Download or read book Syllabus of Reference Materials for Landscape Architects written by John Barstow Morrill and published by . This book was released on 1925 with total page 132 pages. Available in PDF, EPUB and Kindle. Book excerpt:
Download or read book From Playgrounds to PlayStation written by Carroll Pursell and published by JHU Press. This book was released on 2015-06 with total page 213 pages. Available in PDF, EPUB and Kindle. Book excerpt: How technology shapes play in America—and vice versa. In this romp through the changing landscape of nineteenth- and twentieth-century American toys, games, hobbies, and amusements, senior historian of technology Carroll Pursell poses a simple but interesting question: What can we learn by studying the relationship between technology and play? From Playgrounds to PlayStation explores how play reflects and drives the evolution of American culture. Pursell engagingly examines the ways in which technology affects play and play shapes people. The objects that children (and adults) play with and play on, along with their games and the hobbies they pursue, can reinforce but also challenge gender roles and cultural norms. Inventors—who often talk about "playing" at their work, as if motivated by the pure fun of invention—have used new materials and technologies to reshape sports and gameplay, sometimes even crafting new, extreme forms of recreation, but always responding to popular demand.

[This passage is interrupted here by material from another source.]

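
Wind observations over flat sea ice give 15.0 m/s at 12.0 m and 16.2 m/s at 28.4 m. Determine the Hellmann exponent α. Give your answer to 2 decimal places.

Power law: V₂/V₁ = (z₂/z₁)^α ⇒ α = ln(V₂/V₁) / ln(z₂/z₁)
α = ln(16.2/15.0) / ln(28.4/12.0) = ln(1.0800) / ln(2.3667)
  = 0.07696 / 0.86148 = 0.08934

α ≈ 0.09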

Drawing from a range of sources, including scholarly monographs, patent records, newspapers, and popular and technical journals, the book covers numerous modes and sites of play. Pursell touches on the safety-conscious playground reform movement, the dazzling mechanical innovations that gave rise to commercial amusement parks, and the media's colorful promotion of toys, pastimes, and sporting events. Along the way, he shows readers how technology enables the forms, equipment, and devices of play to evolve constantly, both reflecting consumer choices and driving innovators and manufacturers to promote toys that involve entirely new kinds of play—from LEGOs and skateboards to beading kits and videogames.